With the interest rates of UK banks declining year on year, some paying just 0.5% annually, many people are starting to look at alternative ways to invest their income. 

The stock market was once deemed a “rich man’s” game, a privilege only available to high net worth individuals, city investment bankers and large corporations. 

It’s 2021 now and things have changed. Thanks to modern-day technology, you do not have to be a suited and booted millionaire to access the markets, you just need to own a smartphone. 

One of the questions I hear most often is “what stocks should I invest in?” and it’s a fair thing to be asking. There is a lot of money to be made in long term investing, but you have to make the right choices.

Right now, I believe one of the best areas to be investing in is the EV sector and I am about to tell you why.

More than 14 countries plan to ban the sale of fossil fuel-powered vehicles. Yeah, you read that right – the list includes the UK, United States, Canada, China, South Korea, Japan, Sweden, Norway, Denmark, Iceland, France, The Netherlands, Spain, Germany, Portugal and many more.

Many of these countries plan to start executing this ban in 2030, just 9 years away. In 2020, over 50% of cars sold in Norway were EVs, an incredible number, seeing them well ahead in the EV race right now, which has led to big EV brands such as Tesla ($TSLA) and NIO ($NIO) setting up shop here.

To put things into perspective, the Biden administration plans to invest $7.5 billion in EV infrastructure. EV sales made up only 2% of total US car sales in 2020. As this is just the beginning, investing in the EV industry now can benefit portfolios due to the projected growth journey.

Enough stats, let’s talk about investing here. It’s easy to think about buying an EV related stock and end up purchasing Tesla let’s say, but there is a bigger picture. There are a number of core areas making up the EV sector that provide fantastic earning potential from an investment standpoint if you are picking the right companies.

3 areas to capitalise on:

1. Recycling

As we progress further into our global goals of a “zero-emission society” the pressure placed on the mass manufacturing of electric vehicles is going to be huge. There is one hurdle in the way of this plan though – lithium.

These electric vehicles are powered by precious metals, in the form of lithium-ion batteries which is a step in the right direction away from the current focus on Oil. However, as the demand increases for these metals, the material becomes very expensive and scarce in supply as like other commodities these battery metals are not of infinite supply and value inflation will occur, which in the long run will become a problem for the sector.

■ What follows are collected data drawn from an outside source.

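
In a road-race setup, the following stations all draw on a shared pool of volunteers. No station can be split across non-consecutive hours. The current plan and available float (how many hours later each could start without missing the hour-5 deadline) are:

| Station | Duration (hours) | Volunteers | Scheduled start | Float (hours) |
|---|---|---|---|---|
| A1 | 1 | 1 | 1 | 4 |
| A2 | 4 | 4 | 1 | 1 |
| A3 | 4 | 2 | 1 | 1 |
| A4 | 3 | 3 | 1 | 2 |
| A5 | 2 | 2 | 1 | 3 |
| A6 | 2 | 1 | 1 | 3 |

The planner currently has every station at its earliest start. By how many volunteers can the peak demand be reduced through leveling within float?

Early-start peak: h1:13  h2:12  h3:9  h4:6  h5:0 ⇒ 13.
Leveled (A1@1, A2@1, A3@2, A4@1, A5@4, A6@4): h1:8  h2:9  h3:9  h4:9  h5:5 ⇒ 9.
Reduction 13 − 9 = 4.

4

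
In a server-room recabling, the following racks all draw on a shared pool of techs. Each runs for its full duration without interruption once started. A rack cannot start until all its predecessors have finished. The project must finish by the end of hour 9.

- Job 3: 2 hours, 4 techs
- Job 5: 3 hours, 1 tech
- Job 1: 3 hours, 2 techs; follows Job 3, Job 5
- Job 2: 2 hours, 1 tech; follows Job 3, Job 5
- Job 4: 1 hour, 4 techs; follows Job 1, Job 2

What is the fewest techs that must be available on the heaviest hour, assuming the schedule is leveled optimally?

4

Early-start (Job 3@1, Job 5@1, Job 1@4, Job 2@4, Job 4@7) gives peak 5: h1:5  h2:5  h3:1  h4:3  h5:3  h6:2  h7:4  h8:0  h9:0.
Shift Job 5→3, Job 1→6, Job 2→6, Job 4→9.
Schedule Job 3@1, Job 5@3, Job 1@6, Job 2@6, Job 4@9: h1:4  h2:4  h3:1  h4:1  h5:1  h6:3  h7:3  h8:2  h9:4 — peak 4.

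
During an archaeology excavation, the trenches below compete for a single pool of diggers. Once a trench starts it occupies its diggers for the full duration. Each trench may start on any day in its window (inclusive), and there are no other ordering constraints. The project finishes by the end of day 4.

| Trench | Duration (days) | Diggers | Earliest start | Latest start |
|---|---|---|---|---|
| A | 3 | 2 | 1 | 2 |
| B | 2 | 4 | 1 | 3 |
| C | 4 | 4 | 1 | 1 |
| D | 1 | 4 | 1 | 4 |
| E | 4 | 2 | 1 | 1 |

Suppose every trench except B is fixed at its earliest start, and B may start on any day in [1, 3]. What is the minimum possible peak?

B@1: d1:16  d2:12  d3:8  d4:6 → peak 16
B@2: d1:12  d2:12  d3:12  d4:6 → peak 12
B@3: d1:12  d2:8  d3:12  d4:10 → peak 12
Best is B@2, peak 12.

12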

Think back to the mad oil rush of the early 2000’s – “lithium is the new oil”. One company with a solution to this is American Battery Technology Company $ABML who has built a clean recycling and extraction technology platform that increases the production of primary metals used in EV car batteries, that is extremely efficient and not damaging to the environment. We will soon be writing a more in-depth article on these guys, so keep your eyes peeled.

2. Charging

US president Joe Biden plans to spend $7.5 billion on EV infrastructure, of which billions are said to be going towards charging station networks. It is said that effective legislation and investment in charging infrastructure in urban areas will help provide consumers with the needed confidence to go electric. Whilst Tesla’s supercharging network has given it an initial competitive edge, there are other companies also building out charging networks across the US, some key examples being Blink Charging $BLNK, ChargePoint $CHPT, EVgo $CLII.

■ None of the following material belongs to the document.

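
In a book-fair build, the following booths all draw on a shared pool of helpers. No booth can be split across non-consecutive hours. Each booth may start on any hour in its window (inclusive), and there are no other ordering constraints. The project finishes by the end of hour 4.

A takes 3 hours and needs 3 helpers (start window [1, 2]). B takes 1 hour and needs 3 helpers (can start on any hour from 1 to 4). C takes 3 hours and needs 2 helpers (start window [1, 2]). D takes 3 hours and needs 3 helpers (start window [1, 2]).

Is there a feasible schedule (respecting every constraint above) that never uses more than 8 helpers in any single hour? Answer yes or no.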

As of May, there were just 42,000 charging stations in the United States compared to the 800,000+ that China boasts, but Biden knows that something needs to be done about this and the race is on for companies looking to lead this push.

3. Battery Manufacturing

With reference to the man himself once again, Biden is looking to turn around the current US dependence on battery imports, an area in which as it stands, China is the main player. The US Department of Energy (DOE) recently said that they believe dependence on imports leaves the country open to vulnerability, though also presents an opportunity to invest in what could be one of the biggest drivers of economic growth in this coming decade – a “secure and diversified supply chain”.

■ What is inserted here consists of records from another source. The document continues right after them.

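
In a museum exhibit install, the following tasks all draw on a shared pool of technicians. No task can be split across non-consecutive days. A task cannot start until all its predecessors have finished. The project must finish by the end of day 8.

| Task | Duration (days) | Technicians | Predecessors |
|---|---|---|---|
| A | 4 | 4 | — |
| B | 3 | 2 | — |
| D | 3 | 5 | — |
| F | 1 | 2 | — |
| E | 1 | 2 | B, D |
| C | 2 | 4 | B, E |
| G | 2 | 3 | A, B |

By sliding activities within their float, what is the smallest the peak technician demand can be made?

Early-start (A@1, B@1, D@1, F@1, E@4, C@5, G@5) gives peak 13: d1:13  d2:11  d3:11  d4:6  d5:7  d6:7  d7:0  d8:0.
Shift F→4.
Schedule A@1, B@1, D@1, F@4, E@4, C@5, G@5: d1:11  d2:11  d3:11  d4:8  d5:7  d6:7  d7:0  d8:0 — peak 11.

11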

One company that we know the DOE loves is Microvast $THCB – Founded in 2006, they are a market leader in the design, development and manufacturing of ultra-fast charging, long-life battery systems with superior safety for electric vehicles. Some of its prominent customers include Porsche and Oshkosh, whilst they also have R&D partnerships with BMW.

Given its position in the sector, in comparison to competitors such as Quantum Scape $QS who will not be revenue-generating for a number of years, it’s evident to see, that is an undervalued stock right now – perhaps partially down to the fact they are still under the “SPAC radar” until they officially go public.

Thank you for taking the time to read this article – investing alongside the EV sector is something that I am extremely passionate about and I look forward to providing more insightful content for you all!